Despite decades of research and billions of dollars invested in studying Alzheimer's, many aspects of the disease's development remain mysterious and elusive. Researchers have pursued various leads, from gum diseases to autoimmune disorders. The original, now-controversial hypothesis that amyloid plaques play a key role in the onset of the condition seemed like a promising pathway, yet drugs targeting these plaques have yielded unclear results in clinical trials.
Now, using a mouse model of Alzheimer's, a team from Yale University in the United States may have discovered why protein deposits appear relevant without necessarily being directly responsible. Neurobiologist Bing Yuan at Yale and his colleagues wrote in their paper: "We found that hundreds of axons develop 'swelling' around each amyloid deposit." They found that the swelling is made up of lysosomal accumulations — small compartments resembling garbage bags created by cells to break down waste and contain it until it can be removed. These lysosomes cluster into spherical structures along the axons of brain cells — the long "cable" extending from the cell body, ending in branches that transmit signals.
These swellings are believed to disrupt the ability of brain cells to transmit the electrical signals necessary for forming and consolidating memories. Using calcium and voltage imaging of individual cells, the team was able to demonstrate the extent of signal disruption associated with these spherical swellings. The spherical swellings remain stable for extended periods, making it likely that they continue to hinder neuronal connection.

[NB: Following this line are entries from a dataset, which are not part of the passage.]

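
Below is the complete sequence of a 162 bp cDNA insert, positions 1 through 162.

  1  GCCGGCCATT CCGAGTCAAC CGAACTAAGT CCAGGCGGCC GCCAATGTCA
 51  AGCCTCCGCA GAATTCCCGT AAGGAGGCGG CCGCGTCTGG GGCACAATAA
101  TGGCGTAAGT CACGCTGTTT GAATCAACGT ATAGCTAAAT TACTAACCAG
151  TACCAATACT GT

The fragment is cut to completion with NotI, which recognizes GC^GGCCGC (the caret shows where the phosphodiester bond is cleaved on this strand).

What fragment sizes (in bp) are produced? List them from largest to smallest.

NotI sites (GCGGCCGC) start at positions 35, 77.
NotI cuts after base 2 of each site, so after positions 36, 78.
Linear molecule, 2 cuts → 3 fragments:
  1–36 → 36 bp
  37–78 → 42 bp
  79–162 → 84 bp
Sorted largest to smallest: 84, 42, 36 bp.

84, 42, 36 bp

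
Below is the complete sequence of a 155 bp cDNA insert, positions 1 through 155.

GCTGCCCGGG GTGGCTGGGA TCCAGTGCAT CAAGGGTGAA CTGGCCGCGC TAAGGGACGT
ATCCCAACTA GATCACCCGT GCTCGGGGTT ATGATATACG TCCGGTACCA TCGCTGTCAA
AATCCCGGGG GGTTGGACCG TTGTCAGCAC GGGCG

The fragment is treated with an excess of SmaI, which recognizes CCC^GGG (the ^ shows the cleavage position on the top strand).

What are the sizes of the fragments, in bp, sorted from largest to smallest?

SmaI sites (CCCGGG) start at positions 5, 124.
SmaI cuts after base 3 of each site, so after positions 7, 126.
Linear molecule, 2 cuts → 3 fragments:
  1–7 → 7 bp
  8–126 → 119 bp
  127–155 → 29 bp
Sorted largest to smallest: 119, 29, 7 bp.

119, 29, 7 bp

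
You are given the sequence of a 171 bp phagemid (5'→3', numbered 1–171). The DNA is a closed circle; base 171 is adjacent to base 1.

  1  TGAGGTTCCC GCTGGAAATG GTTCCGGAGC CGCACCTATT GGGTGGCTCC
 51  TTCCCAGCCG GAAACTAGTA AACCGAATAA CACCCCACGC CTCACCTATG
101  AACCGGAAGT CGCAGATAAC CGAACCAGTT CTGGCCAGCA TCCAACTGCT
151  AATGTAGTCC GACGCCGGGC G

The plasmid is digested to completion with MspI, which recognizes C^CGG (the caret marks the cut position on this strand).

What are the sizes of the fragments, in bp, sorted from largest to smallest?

MspI sites (CCGG) start at positions 24, 58, 103, 165.
MspI cuts after the first base of each site, so after positions 24, 58, 103, 165.
Circular molecule, 4 cuts → 4 fragments:
  25–58 → 34 bp
  59–103 → 45 bp
  104–165 → 62 bp
  166–171 then 1–24 → 6 + 24 = 30 bp
Sorted largest to smallest: 62, 45, 34, 30 bp.

62, 45, 34, 30 bp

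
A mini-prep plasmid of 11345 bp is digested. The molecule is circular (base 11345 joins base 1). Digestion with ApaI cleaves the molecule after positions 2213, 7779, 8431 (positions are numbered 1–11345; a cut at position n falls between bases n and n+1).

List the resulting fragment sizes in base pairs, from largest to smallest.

5566, 5127, 652 bp

Circular molecule, 3 cuts → 3 fragments:
  7779 − 2213 = 5566 bp
  8431 − 7779 = 652 bp
  wrap: 11345 − 8431 + 2213 = 5127 bp
Sorted largest to smallest: 5566, 5127, 652 bp.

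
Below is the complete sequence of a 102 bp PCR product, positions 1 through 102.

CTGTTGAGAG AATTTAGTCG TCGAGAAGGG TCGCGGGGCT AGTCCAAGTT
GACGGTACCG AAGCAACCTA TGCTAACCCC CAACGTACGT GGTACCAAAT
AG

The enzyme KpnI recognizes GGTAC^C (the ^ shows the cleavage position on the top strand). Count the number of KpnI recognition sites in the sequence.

2

GGTACC occurs starting at positions 54, 91.
KpnI cuts at 2 sites.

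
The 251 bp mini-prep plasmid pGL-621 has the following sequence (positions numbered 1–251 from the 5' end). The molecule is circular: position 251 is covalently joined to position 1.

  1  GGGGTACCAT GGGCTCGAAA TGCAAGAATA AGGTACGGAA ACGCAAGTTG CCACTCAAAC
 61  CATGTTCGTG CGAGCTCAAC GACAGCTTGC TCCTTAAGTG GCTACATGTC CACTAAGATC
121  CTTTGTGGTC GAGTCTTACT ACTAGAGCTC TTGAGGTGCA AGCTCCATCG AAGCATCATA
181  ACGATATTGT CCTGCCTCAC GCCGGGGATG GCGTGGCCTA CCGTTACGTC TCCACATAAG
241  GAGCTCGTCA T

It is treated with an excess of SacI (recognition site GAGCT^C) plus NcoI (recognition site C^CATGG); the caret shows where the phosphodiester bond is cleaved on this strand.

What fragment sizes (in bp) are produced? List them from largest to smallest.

96, 73, 69, 13 bp

SacI sites (GAGCTC) start at positions 72, 145, 241.
SacI cuts after base 5 of each site (before the last base), so after positions 76, 149, 245.
The NcoI site (CCATGG) starts at position 7.
NcoI cuts after the first base of each site, so after position 7.
Combined cut positions: 7, 76, 149, 245.
Circular molecule, 4 cuts → 4 fragments:
  8–76 → 69 bp
  77–149 → 73 bp
  150–245 → 96 bp
  246–251 then 1–7 → 6 + 7 = 13 bp
Sorted largest to smallest: 96, 73, 69, 13 bp.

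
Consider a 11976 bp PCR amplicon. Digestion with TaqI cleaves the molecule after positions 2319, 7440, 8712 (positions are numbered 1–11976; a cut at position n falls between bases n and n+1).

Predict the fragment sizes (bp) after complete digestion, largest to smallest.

Linear molecule, 3 cuts → 4 fragments:
  2319 − 0 = 2319 bp
  7440 − 2319 = 5121 bp
  8712 − 7440 = 1272 bp
  11976 − 8712 = 3264 bp
Sorted largest to smallest: 5121, 3264, 2319, 1272 bp.

5121, 3264, 2319, 1272 bp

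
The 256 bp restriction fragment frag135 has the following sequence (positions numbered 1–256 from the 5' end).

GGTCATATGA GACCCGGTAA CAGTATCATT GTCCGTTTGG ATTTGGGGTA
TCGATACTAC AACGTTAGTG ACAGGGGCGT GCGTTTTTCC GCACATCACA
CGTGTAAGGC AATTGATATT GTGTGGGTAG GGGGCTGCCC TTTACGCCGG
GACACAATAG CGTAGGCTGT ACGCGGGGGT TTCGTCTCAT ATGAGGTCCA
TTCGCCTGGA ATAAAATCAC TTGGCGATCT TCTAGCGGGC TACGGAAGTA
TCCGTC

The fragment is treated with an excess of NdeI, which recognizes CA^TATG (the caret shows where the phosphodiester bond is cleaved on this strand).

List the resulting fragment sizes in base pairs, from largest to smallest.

184, 67, 5 bp

NdeI sites (CATATG) start at positions 4, 188.
NdeI cuts after base 2 of each site, so after positions 5, 189.
Linear molecule, 2 cuts → 3 fragments:
  1–5 → 5 bp
  6–189 → 184 bp
  190–256 → 67 bp
Sorted largest to smallest: 184, 67, 5 bp.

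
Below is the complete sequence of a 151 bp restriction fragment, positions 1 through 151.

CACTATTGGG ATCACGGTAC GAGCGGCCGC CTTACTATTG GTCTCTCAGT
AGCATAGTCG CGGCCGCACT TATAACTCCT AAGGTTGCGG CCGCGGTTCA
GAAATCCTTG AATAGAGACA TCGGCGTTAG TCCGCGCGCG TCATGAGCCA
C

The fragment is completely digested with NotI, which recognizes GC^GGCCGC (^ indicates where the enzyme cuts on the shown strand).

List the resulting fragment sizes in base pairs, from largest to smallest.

NotI sites (GCGGCCGC) start at positions 23, 60, 87.
NotI cuts after base 2 of each site, so after positions 24, 61, 88.
Linear molecule, 3 cuts → 4 fragments:
  1–24 → 24 bp
  25–61 → 37 bp
  62–88 → 27 bp
  89–151 → 63 bp
Sorted largest to smallest: 63, 37, 27, 24 bp.

63, 37, 27, 24 bp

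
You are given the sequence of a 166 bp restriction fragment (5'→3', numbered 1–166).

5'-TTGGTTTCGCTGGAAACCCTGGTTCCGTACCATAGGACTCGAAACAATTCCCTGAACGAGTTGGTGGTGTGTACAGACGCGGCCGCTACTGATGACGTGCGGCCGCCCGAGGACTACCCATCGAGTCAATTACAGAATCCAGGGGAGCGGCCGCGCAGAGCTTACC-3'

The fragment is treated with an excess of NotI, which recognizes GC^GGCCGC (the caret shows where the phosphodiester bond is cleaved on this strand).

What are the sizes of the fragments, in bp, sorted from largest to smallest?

NotI sites (GCGGCCGC) start at positions 79, 99, 147.
NotI cuts after base 2 of each site, so after positions 80, 100, 148.
Linear molecule, 3 cuts → 4 fragments:
  1–80 → 80 bp
  81–100 → 20 bp
  101–148 → 48 bp
  149–166 → 18 bp
Sorted largest to smallest: 80, 48, 20, 18 bp.

80, 48, 20, 18 bp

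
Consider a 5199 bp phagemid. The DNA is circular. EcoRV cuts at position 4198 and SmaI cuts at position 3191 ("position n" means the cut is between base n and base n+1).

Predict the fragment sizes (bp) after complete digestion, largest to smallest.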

The size and number of the spherical bodies observed in a small number of human brain samples post-mortem, which Yuan and colleagues were able to analyze, are also linked to levels of cognitive decline. In other words, individuals with more severe Alzheimer's had more of the swollen spherical bodies. The researchers clarify: "Given the similarities in shape, organelles, and biochemical content of the 'spherical bodies' in mice and humans, it is likely these are also stable structures in humans that could disrupt neural circuits for prolonged periods."
Yuan and his team found that a protein called PLD3 is highly expressed in the spherical bodies. Mice genetically engineered to lack the PLD3 gene did not produce the same lysosomal accumulation and exhibited lower levels of swelling in their neurons. The team found that high levels of PLD3 sometimes lead to the swelling of the lysosomes even in healthy mice. However, it was more pronounced in the spherical bodies located near amyloid plaques in mice with Alzheimer’s disease, suggesting that something about the plaques exacerbates the swelling process.
These final links require further investigation to confirm. While these findings are a hopeful introduction, they are still early, and researchers have already identified studies indicating some conflicting results in how PLD3 lysosomal changes operate in mice and human HeLa cells. As seen before with Alzheimer's, matters may once again be more complex than they appear. This research was published in the journal Nature.